Corporate Call for Change in Gay Marriage Case
Arguing that the federal Defense of Marriage Act imposes serious administrative and financial costs on their operations, some of the nation's largest companies filed a supporting brief with the Supreme Court on Wednesday, urging it to overturn a section of the act that denies federal benefits and recognition to same-sex couples.
The brief drew 278 signers, including more than 200 companies — among them giants like Citigroup, Apple, Mars and Alcoa — as well as city governments, law firms and other groups. In statements on Wednesday, many declared their firm opposition to discrimination based on sexual orientation. But the "friend of the court" brief focused more on the burdens imposed by the 1996 law on companies that offer benefits to same-sex spouses.
The brief was one of many received by the court as it considered landmark cases on gay rights and marriage. With a wide swath of leading companies signing on, it is the latest sign of the rapid shift toward acceptance of same-sex marriage in the corporate world as well as in the country. Recent polls indicate that a majority of Americans now agrees that same-sex marriage should be legal.
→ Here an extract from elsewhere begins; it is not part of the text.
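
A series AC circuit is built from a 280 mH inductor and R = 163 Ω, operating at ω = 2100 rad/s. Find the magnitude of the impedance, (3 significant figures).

X_L = ωL = 588 Ω
Z = 163 + j588 Ω
|Z| = √(163² + 588²) = 610 Ω

610 Ω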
Nine states plus the District of Columbia have legalized gay marriage and three more states recognize gay marriages performed elsewhere.
Prominent Republicans also announced they would also file a Supreme Court brief in support of a suit seeking to strike down Proposition 8, a California ballot initiative barring same-sex marriage, and all similar bans.
In the brief, the signers said the federal law "puts us, as employers, to unnecessary cost and administrative complexity." But the law also, the brief stated, "forces us to treat one class of our lawfully married employees differently than another, when our success depends upon the welfare and morale of all employees."
For companies operating in the states where same-sex marriage is legal, the ban on federal benefits under the law has proved a headache. Contradictory marriage laws in different states have also complicated benefits and other programs of companies operating in multiple states.
Treating heterosexual and same-sex married employees differently under federal law, the brief said, imposed high administrative costs as companies maintained dual systems of tax withholding and payroll. It results in extra tax burdens for both companies and employees with health plans, and can affect payments including retirement, pension and life insurance as well as having a bad effect on morale.
"We feel it's critical for the court to understand the burdens that this law imposes on both employers and employees," said James Klein, president of the American Benefits Council in Washington, whose members include a broad cross-section of major employers. "DOMA is not just a piece of social legislation, but it also has very practical costs for the business community and the people they employ."
Those signing the brief included major companies like Walt Disney, Starbucks, Amazon, Microsoft, Levi Strauss, Marriott International and New York Life, as well as smaller firms like the U.S. Balloon Company in Brooklyn and Holdredge Wines in California.
The brief was filed in support of United States v. Windsor, No. 12-307, which challenged a part of DOMA that defined marriage as being only between a man and a woman for the purposes of more than 1,000 federal laws and programs.
The case involved Edith Windsor of New York City, who had married Thea Clara Spyer in Canada in 2007. Ms. Spyer died in 2009, leaving her property to Ms. Windsor. But the Internal Revenue Service said that under DOMA, Ms. Windsor could not be treated as a surviving spouse and she faced a large tax bill that a spouse in an opposite-sex marriage would not have to pay.
Ms. Windsor sued and a federal appeals court struck down the 1996 law, the second time an appeals court called this part of DOMA unconstitutional.
The case is one of two now before the Supreme Court concerning same-sex marriage; a second, involving Proposition 8, is the subject of another amicus brief supported by some of the same corporations that signed the Windsor brief.
The court is expected to hear arguments on both cases in March.
The Windsor amicus brief, mainly drafted by Sabin Willett, a lawyer with Bingham McCutchen in Boston, outlined the costs imposed on both employers and employees when companies must maintain dual policies for those in same-sex and opposite-sex marriages. But it also argues that the discrimination undermines their business performance.
"It's 2013, the face of the nation is changing and to be competitive, to win in business today, you need to change with the demographics of the nation," said Bernadette Harrigan, an assistant vice president in the law department of the Massachusetts Mutual Life Insurance Company, one of the signers, who has been active on gay rights issues.
Several companies, in statements issued Wednesday, stressed their concerns about the impact of DOMA not only on costs but also on fairness.
"Mars' decision to support the amicus brief was based on our belief that all married Mars associates should be treated equally under the law," said a statement from the candy maker.
A Johnson & Johnson statement said: "We have joined the amicus brief because, as an employer, we believe that all lawfully married employees should be treated by our company in the same way."
John Holdredge, of Holdredge Wines in Healdsburg, Calif., said in a telephone interview, "We don't want to have to ask employees about their orientation and we don't want to have to discriminate."